Si es así, todo lo que
existe es una emergencia de esta energía fontal: las culturas, las religiones,
el propio cristianismo e incluso las figuras como Jesús, Moisés, Buda y cada
uno de nosotros. Todo venía siendo gestado dentro del proceso cosmogénico en la
medida en que surgían órdenes más complejos, cada vez más interiorizados e
interconectados con todos los seres. Cuando se da determinado nivel de
acumulación de esa energía de fondo, entonces ocurre la emergencia de los
hechos históricos y de cada persona singular.
Quien vio esta gestación de
Cristo en el cosmos fue el paleontólogo y místico Teilhard de Chardin (+1955),
aquel que reconcilió la fe cristiana con la idea de la evolución ampliada y con
la nueva cosmología. El distingue lo «crístico» de lo «cristiano». Lo crístico
se presenta como un dato objetivo dentro del proceso de la evolución. Sería
aquel eslabón que une todo con todo. Porque estaba dentro de ella pudo irrumpir
un día en la historia en la figura de Jesús de Nazaret, aquel por quien todas
las cosas tienen su existencia y consistencia, en el decir de San Pablo.
Por eso, cuando lo crístico
es reconocido subjetivamente y se transforma en contenido de la conciencia de
un grupo, se transforma en «cristiano». Entonces surge el cristianismo
histórico, fundado en Jesús, el Cristo, encarnación de lo crístico. De aquí se
deriva que sus raíces últimas no se encuentran en la Palestina del siglo
primero, sino dentro del proceso de la evolución cósmica.
San Agustín escribiendo a un
filósofo pagano (Epistola 102) intuyó esta verdad: «La que ahora recibe el nombre
de religión cristiana existía anteriormente, y no estuvo ausente en el origen
del género humano, hasta que Cristo vino en la carne; fue entonces cuando la
verdadera religión, que ya existía, empezó a ser llamada cristiana».

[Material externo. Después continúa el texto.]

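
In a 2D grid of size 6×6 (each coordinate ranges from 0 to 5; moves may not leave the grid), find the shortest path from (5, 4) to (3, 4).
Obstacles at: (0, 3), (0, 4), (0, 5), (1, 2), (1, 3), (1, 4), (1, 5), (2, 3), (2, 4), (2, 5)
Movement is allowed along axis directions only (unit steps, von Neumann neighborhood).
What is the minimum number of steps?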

En el budismo se hace un razonamiento
parecido. Existe la budeidad (la capacidad de iluminación) que venía forjándose
a lo largo del proceso evolutivo hasta que irrumpió en Sidarta Gautama que se
volvió Buda. Este sólo pudo manifestarse en la persona de Gautama porque la
budeidad estaba antes en el proceso evolutivo. Entonces se volvió Buda como
Jesús se volvió Cristo.
Cuando esta comprensión es
interiorizada hasta el punto de transformar nuestra percepción de las cosas, de
la naturaleza, de la Tierra y del universo, entonces se abre el camino a una
experiencia espiritual cósmica, de comunión con todo y con todos. Realizamos
por esta vía espiritual lo que los científicos buscaban por la vía de la
ciencia: un eslabón que unifica todo y lo atrae hacia delante.